Tracing Slavery: II

Kara Walker: Harper's Pictorial History of the Civil War (Annotated)

Walker’s work deals extensively with the experience and identity of African Americans—past and present, which she explores in part through contemporary imagery portrayed as narratives cast in the manner of nineteenth-century cut silhouettes. At first nostalgic, perhaps charming in appearance, Walker’s silhouette imagery depicts the brutal reality of racial violence in American society. 
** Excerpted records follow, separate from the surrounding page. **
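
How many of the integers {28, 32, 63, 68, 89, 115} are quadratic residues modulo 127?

3

(28/127) = -1 → non-residue.
(32/127) = +1 → QR.
(63/127) = -1 → non-residue.
(68/127) = +1 → QR.
(89/127) = -1 → non-residue.
(115/127) = +1 → QR.
Total quadratic residues among the 6: 3.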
Unlike traditional silhouette artists, Walker does not create portrait likenesses, rather, she employs the medium as a way to interrogate history and expose racism. In Harper’s Pictorial History of the Civil War (Annotated), Walker “corrects” the Reconstruction-era publication by overlaying its images with silhouettes of African Americans, whose presence the publishers minimized so as to make the volumes more appealing to Southern White readers. 

Walker’s work and the nineteenth century artistic sources she references are paired with hollow-cut profile silhouettes made by Moses Williams (c. 1775–c. 1825), featured in Tracing Slavery I on display in conjunction with Walker's prints.

Kara Walker: Harper’s Pictorial History of the Civil War (Annotated) is organized by the Smithsonian American Art Museum. The C.F. Foundation in Atlanta supports the museum’s traveling exhibition program, Treasures to Go.